British Young Ladies Looking for Fabulous Contemporary Dining Experience
My best friend and I are visiting NYC for 4 nights in May to celebrate our 30th birthdays. We're looking to do some memorable eating out and on one night would like to have a bit of a blow out on something special.
Something special to us would probably be contemporary/modern amercian cuisine, probably involving several courses or a tasting menu, but definitely involving a wine supplement.
We've been doing our research but many places look a bit 'traditional' and we would like to cling on to our youths with something a bit cutting edge/young/trendy/uber-cool. By using these adjectives I am probably showing my age......
Budget is quite flexible as it's really the experience that matters.
Hope you can help!
Are you thinking $200 per person or together? And does that include wine?
If yes/yes, then the obvious choice is Momofuku Ko if you can snag a reservation. Go to the Momofuku website ahead of time, set up an account, then log in a few minutes before 3:00pm London time on a Saturday or Sunday 6 days before you want to go, and try to be one of the lucky few who clicks at exactly 10:00 AM (New York time) and snags a reservation. I say Saturday or Sunday because it's far easier to get reservations on those days - New Yorkers are never up that early on weekends.
Anyway, if that doesn't work out, L'atelier de Joel Rubuchon might be your next best bet in terms of atmosphere and cutting edge. Also maybe try the Modern. Ko leans a bit Korean, L'atelier a bit French, all are excellent and contemporary.
But beyond those few (and I'm sure a dozen others that other hounds will soon be posting), a word of advice: much of the best contemporary cuisine in NYC is not necessarily served in $200/person restaurants. If you don't get into Ko, for example, Momofuku Ssam Bar is, frankly, almost as good, and you would be hard pressed to spend more than $100 there. Similarly, Sushi Yasuda is probably the best sushi experience you can have in New York, but costs far, far less than Masa. Many of the best three-figure restaurants here tend toward French (Daniel, Jean Jeorges, Le Bernardin (well, French-leaning seafood)) and not exactly cutting edge as you describe it.
See, and I think the food at the London is surprisingly ordinary, and pretty stodgy. This is why we have Chowhound. I still back Atelier, for what it's worth.
As an inexpensive Momofuku alternative, I'll offer up Degustation.
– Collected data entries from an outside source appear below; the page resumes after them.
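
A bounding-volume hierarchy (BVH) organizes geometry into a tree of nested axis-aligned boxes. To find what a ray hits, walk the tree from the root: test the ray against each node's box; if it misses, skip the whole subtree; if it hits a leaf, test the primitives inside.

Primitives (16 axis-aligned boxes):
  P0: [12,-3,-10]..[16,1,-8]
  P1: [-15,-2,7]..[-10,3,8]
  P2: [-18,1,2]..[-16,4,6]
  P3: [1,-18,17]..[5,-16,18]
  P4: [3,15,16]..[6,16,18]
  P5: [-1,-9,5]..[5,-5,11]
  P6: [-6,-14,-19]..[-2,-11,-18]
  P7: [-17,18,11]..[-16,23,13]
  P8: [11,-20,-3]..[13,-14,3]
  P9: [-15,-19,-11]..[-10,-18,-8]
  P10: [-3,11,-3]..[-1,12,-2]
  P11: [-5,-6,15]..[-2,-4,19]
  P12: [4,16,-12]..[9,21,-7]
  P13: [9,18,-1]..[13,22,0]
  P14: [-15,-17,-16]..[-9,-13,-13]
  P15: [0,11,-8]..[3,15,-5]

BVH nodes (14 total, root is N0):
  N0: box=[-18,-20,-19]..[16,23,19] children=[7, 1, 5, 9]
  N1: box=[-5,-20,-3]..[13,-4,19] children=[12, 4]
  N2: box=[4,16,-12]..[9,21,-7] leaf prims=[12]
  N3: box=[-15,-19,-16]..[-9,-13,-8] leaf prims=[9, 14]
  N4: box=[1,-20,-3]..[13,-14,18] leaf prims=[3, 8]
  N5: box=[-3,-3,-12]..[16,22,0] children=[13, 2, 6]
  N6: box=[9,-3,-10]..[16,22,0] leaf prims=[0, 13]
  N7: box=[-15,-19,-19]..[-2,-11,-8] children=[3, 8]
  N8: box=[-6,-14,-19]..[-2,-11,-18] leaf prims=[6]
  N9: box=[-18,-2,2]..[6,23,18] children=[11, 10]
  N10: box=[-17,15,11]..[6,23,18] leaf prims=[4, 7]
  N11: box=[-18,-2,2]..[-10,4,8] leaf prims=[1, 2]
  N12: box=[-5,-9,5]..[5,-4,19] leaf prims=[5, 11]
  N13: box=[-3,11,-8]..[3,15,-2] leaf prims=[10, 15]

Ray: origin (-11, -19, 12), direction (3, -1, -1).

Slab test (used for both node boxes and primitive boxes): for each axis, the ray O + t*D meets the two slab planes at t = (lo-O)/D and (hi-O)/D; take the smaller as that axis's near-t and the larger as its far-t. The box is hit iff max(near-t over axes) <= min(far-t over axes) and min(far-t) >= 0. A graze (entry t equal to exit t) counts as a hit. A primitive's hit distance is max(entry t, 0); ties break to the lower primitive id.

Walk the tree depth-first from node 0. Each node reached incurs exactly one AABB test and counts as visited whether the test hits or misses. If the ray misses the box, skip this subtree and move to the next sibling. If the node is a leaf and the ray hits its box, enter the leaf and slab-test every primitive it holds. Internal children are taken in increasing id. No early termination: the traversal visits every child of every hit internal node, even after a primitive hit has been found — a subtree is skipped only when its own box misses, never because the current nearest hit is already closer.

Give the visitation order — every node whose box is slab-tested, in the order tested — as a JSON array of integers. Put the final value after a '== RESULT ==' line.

Traverse from the root:
N0 x:[-7/3,9] y:[-42,1] z:[-7,31] -> hit [-7/3,1], descend [1, 5, 7, 9]
  N1 x:[2,8] y:[-15,1] z:[-7,15] -> miss, prune
  N5 x:[8/3,9] y:[-41,-16] z:[12,24] -> miss, prune
  N7 x:[-4/3,3] y:[-8,0] z:[20,31] -> miss, prune
  N9 x:[-7/3,17/3] y:[-42,-17] z:[-6,10] -> miss, prune

Summary -> nodes [0, 1, 5, 7, 9]; box-tests=5; leaf-entries=0; first=miss

== RESULT ==
[0, 1, 5, 7, 9]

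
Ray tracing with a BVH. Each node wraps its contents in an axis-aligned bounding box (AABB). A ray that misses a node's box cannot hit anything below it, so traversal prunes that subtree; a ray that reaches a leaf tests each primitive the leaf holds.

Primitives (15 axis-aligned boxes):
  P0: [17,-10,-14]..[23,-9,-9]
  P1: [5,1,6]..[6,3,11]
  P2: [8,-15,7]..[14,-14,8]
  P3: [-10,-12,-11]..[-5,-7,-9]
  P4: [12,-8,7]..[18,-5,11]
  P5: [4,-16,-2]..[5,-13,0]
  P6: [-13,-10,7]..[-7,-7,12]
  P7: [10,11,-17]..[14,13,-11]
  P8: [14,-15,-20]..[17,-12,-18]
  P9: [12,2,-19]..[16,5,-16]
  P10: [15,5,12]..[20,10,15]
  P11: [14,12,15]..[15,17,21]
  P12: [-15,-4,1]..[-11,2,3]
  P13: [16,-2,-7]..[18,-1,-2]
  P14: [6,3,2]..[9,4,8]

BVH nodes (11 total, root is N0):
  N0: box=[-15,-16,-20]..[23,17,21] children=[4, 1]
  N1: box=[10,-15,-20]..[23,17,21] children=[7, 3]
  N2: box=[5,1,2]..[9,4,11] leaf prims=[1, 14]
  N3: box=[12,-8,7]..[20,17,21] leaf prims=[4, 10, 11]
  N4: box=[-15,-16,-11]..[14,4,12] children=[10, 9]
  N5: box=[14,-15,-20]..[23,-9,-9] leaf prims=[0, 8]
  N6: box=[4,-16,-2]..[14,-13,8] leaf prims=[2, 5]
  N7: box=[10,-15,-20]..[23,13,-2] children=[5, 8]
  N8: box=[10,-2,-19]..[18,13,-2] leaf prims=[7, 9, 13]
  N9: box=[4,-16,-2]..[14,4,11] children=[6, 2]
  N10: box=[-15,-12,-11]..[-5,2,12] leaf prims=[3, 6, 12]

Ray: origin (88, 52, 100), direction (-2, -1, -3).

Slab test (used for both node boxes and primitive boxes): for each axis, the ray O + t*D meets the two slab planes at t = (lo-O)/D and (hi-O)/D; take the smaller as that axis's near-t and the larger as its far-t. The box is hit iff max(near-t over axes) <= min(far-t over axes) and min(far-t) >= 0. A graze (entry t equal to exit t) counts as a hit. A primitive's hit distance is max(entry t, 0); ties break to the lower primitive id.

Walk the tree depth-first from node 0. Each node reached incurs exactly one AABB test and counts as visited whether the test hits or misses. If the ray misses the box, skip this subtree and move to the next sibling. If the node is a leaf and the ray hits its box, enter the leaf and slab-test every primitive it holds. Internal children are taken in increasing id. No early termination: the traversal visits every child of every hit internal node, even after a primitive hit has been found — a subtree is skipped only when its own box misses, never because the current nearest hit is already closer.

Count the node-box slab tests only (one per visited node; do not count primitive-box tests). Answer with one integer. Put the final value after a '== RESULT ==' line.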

Same general idea of bar service, tasting menu, and a devoted following of young foodies.
The London: hard to impress me with a foie gras preparation (I love a nice piece straight, just seared), but perfectly gentle but peppy ginger, very nice, and a mild curry flavor in a lighter than air dessert souffle? fabulous!
Atelier: Vichyssoise and an Sea Urchin gelee both clearly pulled from a refrigerator and droped in front of me, too cold, flavor-boring, with over chilled gloopy texture problems, completely unacceptable. And costing a fortune. I'll give any place a pass for what seems like an off night, if they are hurried or harried. But this food was disrespectful.
Don't get me wrong, I don't run around recommending The London, it's sort of a stodgy thing I'm not looking for myself, and not particularly in tune with NYC. so I don't send people there. I had to admit, though, they did a nice job with the food.
I didn't go to Atelier till relatively recently, so I judge I probably missed the heyday.
Thanks cjd250! That all sounds really useful and I'll have a look at the websites. I had removed the $200 reference just as soon as I posted as I don't want to be too prohibitive or otherwise, so your advice is really useful - cheers!
Freeman Alley sounds right up your... er... alley. Or try dell anima.
Perhaps go to Tailor on the late-ish side, not all that pop, but you then move downstairs to their bar which is.
Maybe Blue Ribbon late then head over to Blue Ribbon Wine Bar.
You could go more upscale, but the crowd gets older. Nougatine is upscale and older, but certainly you'll feel like you are in NYC. Corton is older still, but mod and the food rocks.
Try sitting at the bar at Blue Hill.
Ko (if you can get in) is the obvious choice, or Ssam bar, where, as noted elsewhere, the food is nearly as good and the "cool" factor is very high. Telepan has outstanding modern American food with a terrific wine program with a much more sedate (but not old-person) feel; I have not been to Corton but the food is reputed to be terrific, and the wine program definitely is.